ウエイトレスの女の子が、伝票を見ながらメニュー名を言って、そこで違う事に気が付いたらしく。急いで取り換えてきます、と言ったのだけれど、啓介はやんわり、断った。
でも、という女の子に、大丈夫と何回か言って。
そのやり取りを見てて、思った。
――――……絶対モテるよなー。
優しいもんな。
高校1年の時に会ってから、啓介が怒るとこや、人の文句言ってるとこ、やっぱりオレ、あんまり見た事ないや。そりゃ、多少はあるのかもだけど、ほとんど記憶に残ってない。
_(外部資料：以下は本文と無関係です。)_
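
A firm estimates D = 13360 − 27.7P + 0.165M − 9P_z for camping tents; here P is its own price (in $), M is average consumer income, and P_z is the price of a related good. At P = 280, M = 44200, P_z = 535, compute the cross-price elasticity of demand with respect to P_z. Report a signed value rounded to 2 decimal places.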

意見としては言うから、それは、話し合うとか、そっちの方。
その方がいい、と思う時に、陰で言うんじゃなくて、まっすぐ相手に伝えて、話し合う。
考え方がとにかく前向きで、なんでもいい意味で受け取るし、だから人に対して出てくる言葉も、いつも優しくて、嫌な思いさせる事とか、無い。……気がする。
「……何や?」
「……いや。別に……お前は、モテるだろうなーと思って」
じっと見つめてたオレに気付いて、首を傾げた啓介に、そう言ったら。
啓介は、少し黙った。
「そういや、さっきも、モテるとか、そんなような話しとったん?」
「……あー、あれは…… 別にオレがモテたいとかで話してた訳じゃないんだけど……あいつらが勝手にそういう話にしたんだよ」
「……まあ。 お前の顔みたら、何となく分かったけど」
「何オレの顔って」
「オレはそんな事言ってない、って顔」
クスクス笑う啓介に、はー、とため息。
「バレバレだったから怒らなかった?」
「んー……もし雅己がそう言ってたんやしても――……んな事で怒らんよ」
「……?」
「……モテたいとか思うのは普通の事やし。雅己を好きな子、オレも知っとるし。ほんで、雅己が彼女欲しいって思うても、普通の事やし」
「――――……」
「……そこは、オレが怒るような事やないやろ」
「――――……」
そう言われれば、もちろんそうなんだけど。
――――……そう、なんだけど……。
むしろ、そんな風に色々分かってくれる啓介って……いい奴なのは分かるのだけれど。
「食べよ、雅己」
せっかく熱々のご飯が目の前にあるのに、何となく食べずに話してた事に、そのセリフで気付いて。啓介が渡してくれたフォークで、食べ始める。
分かるんだけど。
――――……何、それ。
オレが、彼女欲しいって思うの、普通なの?
……それで、いいのかよ。
じゃあ、オレの事を好きな子を、もし、オレが好きになったら。
お前は、それも仕方ないって言って、 オレと別れんの。
――――……オレが怒るような事やない、って、
そんな風に言って、離れんのかよ。
なんか。すごく、納得いかない。
……納得いかないという事にも、自分で納得いかない。
友達として大好きだった啓介に、
流されて付き合ってるとか、オレ、いつも思ってるくせに。
そんな簡単に、オレが女の子の方に行ってもいいんだ、て思うと……。
なんか、すごくムカつく――――……というか………怒りというよりも、なんか……。
……何だろう、……苦しい??
――――…… 胸、痛い……?
ちょと待て。 整理しよう。
ひたすらもぐもぐ食べながら、自分の中の気持を整理する事にする。